Pourquoi avoir choisi cette voie de l’abstraction et de l’interprétation libre plutôt qu’un travail plus figuratif ?
J’ai commencé par faire des choses plus figuratives, mais avec le temps je me suis rendu compte que je me sentais figé dans ma manière de construire les images. J’avais besoin de retrouver quelque chose de plus instinctif, plus vivant, plus personnel. Mon évolution m’a amené à épurer les formes, à enlever progressivement le superflu pour aller vers des compositions plus libres et organiques. L’abstraction me permet aujourd’hui de travailler davantage sur le rythme, les tensions, l’équilibre, l’énergie du mouvement et de laisser aussi de la place à l’interprétation. Et comme je viens du graffiti, j’ai toujours ce rapport au signe, à la lettre déconstruite, au geste.
Vous citez Wassily Kandinsky, Mark Rothko ou encore Piet Mondrian parmi vos influences. Qu’est-ce que ces artistes vous apportent encore aujourd’hui ?
Ils m’ont appris que la peinture pouvait dépasser la simple représentation. Quand Kandinsky parlait de vibrations intérieures, ou Rothko de présence émotionnelle, ça m’a beaucoup marqué. Mondrian, lui, travaillait énormément l’équilibre et les tensions dans la composition. Ça m’a ouvert à l’idée qu’une forme, une couleur ou un vide pouvaient produire une sensation très forte.
Avez-vous avez un retour ou une réaction d’un passant qui vous a marqué face à l’une de vos œuvres ?
Oui, une fois, pendant que je peignais une fresque, une dame âgée est venue me voir.

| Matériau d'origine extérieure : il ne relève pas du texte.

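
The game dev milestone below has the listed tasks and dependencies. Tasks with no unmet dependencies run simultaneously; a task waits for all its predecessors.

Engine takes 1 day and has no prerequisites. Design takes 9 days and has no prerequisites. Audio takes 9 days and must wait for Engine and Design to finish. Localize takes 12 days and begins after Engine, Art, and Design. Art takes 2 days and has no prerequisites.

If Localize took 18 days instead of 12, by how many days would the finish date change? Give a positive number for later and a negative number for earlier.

6

Baseline: Design→Localize = 9+12 = 21 → 21 days.
Localize is on the critical path; changing it to 18 makes that path 27 days.
The critical path is still Design→Localize; finish is now 27 days.
Change in finish: 27 − 21 = +6 days.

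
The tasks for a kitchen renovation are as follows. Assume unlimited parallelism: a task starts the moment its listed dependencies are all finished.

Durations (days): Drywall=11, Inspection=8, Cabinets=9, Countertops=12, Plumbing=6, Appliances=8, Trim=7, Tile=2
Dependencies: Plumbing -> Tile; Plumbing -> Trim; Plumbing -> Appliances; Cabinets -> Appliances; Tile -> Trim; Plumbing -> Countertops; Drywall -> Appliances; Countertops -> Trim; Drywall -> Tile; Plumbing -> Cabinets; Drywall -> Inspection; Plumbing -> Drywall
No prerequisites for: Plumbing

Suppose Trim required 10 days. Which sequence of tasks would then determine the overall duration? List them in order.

Plumbing, Drywall, Tile, Trim

Baseline: Plumbing→Drywall→Tile→Trim = 6+11+2+7 = 26 → 26 days.
Trim lies on that path, so at 10 days the path becomes 29 days.
That remains the longest chain; total 29 days.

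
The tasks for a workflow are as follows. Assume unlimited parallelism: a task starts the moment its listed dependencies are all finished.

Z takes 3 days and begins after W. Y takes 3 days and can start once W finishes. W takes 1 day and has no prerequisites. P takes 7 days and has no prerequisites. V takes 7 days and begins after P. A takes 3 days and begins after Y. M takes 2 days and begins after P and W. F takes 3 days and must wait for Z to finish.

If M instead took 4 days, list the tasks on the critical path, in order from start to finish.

P, V

Actual critical path: P→V = 7+7 = 14 ⇒ 14 days.
M is off the critical path — its longest chain is 9 days, giving 5 of slack.
No other chain overtakes it, so the finish is 14 days.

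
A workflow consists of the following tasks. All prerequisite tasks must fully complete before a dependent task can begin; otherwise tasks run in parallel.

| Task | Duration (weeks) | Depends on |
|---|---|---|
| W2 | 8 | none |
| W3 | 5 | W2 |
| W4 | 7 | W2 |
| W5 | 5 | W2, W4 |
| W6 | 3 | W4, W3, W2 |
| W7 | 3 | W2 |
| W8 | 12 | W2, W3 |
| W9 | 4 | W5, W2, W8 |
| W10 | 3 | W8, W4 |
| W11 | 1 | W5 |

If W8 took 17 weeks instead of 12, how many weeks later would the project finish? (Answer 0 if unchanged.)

The binding path is W2→W3→W8→W9 = 8+5+12+4 = 29; finish at 29 weeks.
W8 lies on that path, so at 17 weeks the path becomes 34 weeks.
No other chain overtakes it, so the finish is 34 weeks.
Change in finish: 34 − 29 = +5 weeks.

5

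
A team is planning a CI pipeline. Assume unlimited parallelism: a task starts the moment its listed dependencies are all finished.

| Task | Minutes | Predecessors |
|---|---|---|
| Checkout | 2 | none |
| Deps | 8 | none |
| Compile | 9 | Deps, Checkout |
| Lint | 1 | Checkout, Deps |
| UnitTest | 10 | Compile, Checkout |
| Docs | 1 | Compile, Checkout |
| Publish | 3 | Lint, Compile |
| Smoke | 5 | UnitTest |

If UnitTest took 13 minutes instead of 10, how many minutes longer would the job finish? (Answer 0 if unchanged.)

Baseline: Deps→Compile→UnitTest→Smoke = 8+9+10+5 = 32 → 32 minutes.
Since UnitTest is critical, the +3 change carries straight to that chain (now 35 minutes).
No other chain overtakes it, so the finish is 35 minutes.
Change in finish: 35 − 32 = +3 minutes.

3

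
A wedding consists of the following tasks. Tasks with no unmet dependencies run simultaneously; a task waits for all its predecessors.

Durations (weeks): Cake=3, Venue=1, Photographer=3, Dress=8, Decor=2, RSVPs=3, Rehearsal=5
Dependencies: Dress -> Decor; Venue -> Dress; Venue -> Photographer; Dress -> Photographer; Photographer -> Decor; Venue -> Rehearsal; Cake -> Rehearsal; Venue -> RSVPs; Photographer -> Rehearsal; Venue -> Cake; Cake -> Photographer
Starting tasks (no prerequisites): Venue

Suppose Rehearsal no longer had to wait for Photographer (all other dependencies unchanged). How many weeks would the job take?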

Elle était presque en larmes. Elle m’a dit qu’elle passait devant ce mur tous les jours depuis des années et qu’elle ne regardait même plus l’endroit. Et pour la première fois, elle avait l’impression que cet endroit respirait à nouveau. Ça m’a énormément touché. Elle m’a raconté toute l’histoire du quartier. Elle me disait que son regard s’ouvrait à nouveau. Là, tu comprends que tu as vraiment ta place.

Est-ce que vous pensez que l’art urbain peut changer notre manière d’habiter un espace et de le voir ?

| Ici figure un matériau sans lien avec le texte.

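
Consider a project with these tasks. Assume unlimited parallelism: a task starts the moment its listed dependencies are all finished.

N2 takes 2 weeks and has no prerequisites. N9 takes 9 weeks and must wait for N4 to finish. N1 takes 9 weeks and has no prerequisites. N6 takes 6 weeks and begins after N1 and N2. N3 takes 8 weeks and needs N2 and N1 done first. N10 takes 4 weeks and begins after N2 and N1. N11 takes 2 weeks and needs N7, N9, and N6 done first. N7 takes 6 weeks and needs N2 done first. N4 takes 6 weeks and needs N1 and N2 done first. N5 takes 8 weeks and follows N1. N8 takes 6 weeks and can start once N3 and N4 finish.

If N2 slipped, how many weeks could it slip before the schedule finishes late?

7

N1→N4→N9→N11 = 9+6+9+2 = 26 sets the makespan at 26 weeks.
The longest chain containing N2 totals 19 weeks.
So N2 can slip 9 − 2 = 7 weeks.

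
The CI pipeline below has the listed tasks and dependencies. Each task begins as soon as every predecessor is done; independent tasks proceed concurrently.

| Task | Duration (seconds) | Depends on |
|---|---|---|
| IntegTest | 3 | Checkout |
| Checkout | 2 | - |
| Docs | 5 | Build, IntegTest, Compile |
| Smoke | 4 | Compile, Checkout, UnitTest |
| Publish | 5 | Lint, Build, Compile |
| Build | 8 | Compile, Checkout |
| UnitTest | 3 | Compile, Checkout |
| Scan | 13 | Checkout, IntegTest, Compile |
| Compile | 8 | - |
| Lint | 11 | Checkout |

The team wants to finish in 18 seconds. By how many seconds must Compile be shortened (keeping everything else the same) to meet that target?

3

Current finish: 21 seconds; target: 18.
Compile is on every critical path, so each second cut from Compile cuts the finish by one (this holds down to a finish of 18).
Need 21 − 18 = 3 seconds off Compile → Compile becomes 5 seconds, finish becomes 18.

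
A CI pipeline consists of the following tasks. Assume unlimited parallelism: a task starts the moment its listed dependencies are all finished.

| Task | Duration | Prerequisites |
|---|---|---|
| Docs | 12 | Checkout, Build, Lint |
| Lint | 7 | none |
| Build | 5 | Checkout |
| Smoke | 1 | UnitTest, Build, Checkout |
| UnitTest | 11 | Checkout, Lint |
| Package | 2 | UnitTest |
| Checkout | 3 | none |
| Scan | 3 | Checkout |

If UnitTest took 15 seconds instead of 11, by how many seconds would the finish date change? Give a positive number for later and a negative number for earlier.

4

Critical path before the change: Lint→UnitTest→Package = 7+11+2 = 20 giving 20 seconds.
UnitTest lies on that path, so at 15 seconds the path becomes 24 seconds.
The critical path is still Lint→UnitTest→Package; finish is now 24 seconds.
Change in finish: 24 − 20 = +4 seconds.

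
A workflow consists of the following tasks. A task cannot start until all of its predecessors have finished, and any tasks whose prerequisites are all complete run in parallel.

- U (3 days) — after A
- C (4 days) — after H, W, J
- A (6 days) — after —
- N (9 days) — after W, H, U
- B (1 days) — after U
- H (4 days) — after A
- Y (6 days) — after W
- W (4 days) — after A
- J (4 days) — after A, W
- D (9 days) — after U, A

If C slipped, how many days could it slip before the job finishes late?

A→H→N = 6+4+9 = 19 sets the makespan at 19 days.
C finishes as early as 18 and must finish by 19.
Float = 19 − 18 = 1.

1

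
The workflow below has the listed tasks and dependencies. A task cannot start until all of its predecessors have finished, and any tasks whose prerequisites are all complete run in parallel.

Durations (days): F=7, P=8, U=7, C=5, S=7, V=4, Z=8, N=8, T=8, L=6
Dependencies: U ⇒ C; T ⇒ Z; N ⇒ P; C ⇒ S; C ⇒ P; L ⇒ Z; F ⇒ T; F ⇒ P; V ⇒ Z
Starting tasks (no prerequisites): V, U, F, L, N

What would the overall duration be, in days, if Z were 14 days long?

As given, the longest chain is F→T→Z = 7+8+8 = 23, so the finish is 23 days.
Since Z is critical, the +6 change carries straight to that chain (now 29 days).
No other chain overtakes it, so the finish is 29 days.

29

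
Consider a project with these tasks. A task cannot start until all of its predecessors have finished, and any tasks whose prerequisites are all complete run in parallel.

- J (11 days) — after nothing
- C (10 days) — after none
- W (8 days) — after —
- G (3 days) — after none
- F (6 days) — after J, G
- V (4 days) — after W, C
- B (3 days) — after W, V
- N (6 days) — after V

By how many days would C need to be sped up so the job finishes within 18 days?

Current finish: 20 days; target: 18.
C is on every critical path, so each day cut from C cuts the finish by one (this holds down to a finish of 18).
Need 20 − 18 = 2 days off C → C becomes 8 days, finish becomes 18.

2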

Profondément. L’art a toujours transformé notre quotidien. Depuis toujours, les humains peignent, sculptent, décorent, racontent des histoires sur les murs. Une œuvre peut modifier la manière dont on traverse un lieu, dont on le ressent, dont on se le ré-approprie. Ça peut créer de la poésie, de la fierté, du lien. Même dans une ville très bétonnée et fonctionnelle, l’art réintroduit du sensible. Et je crois qu’aujourd’hui, plus que jamais, on en a profondément besoin.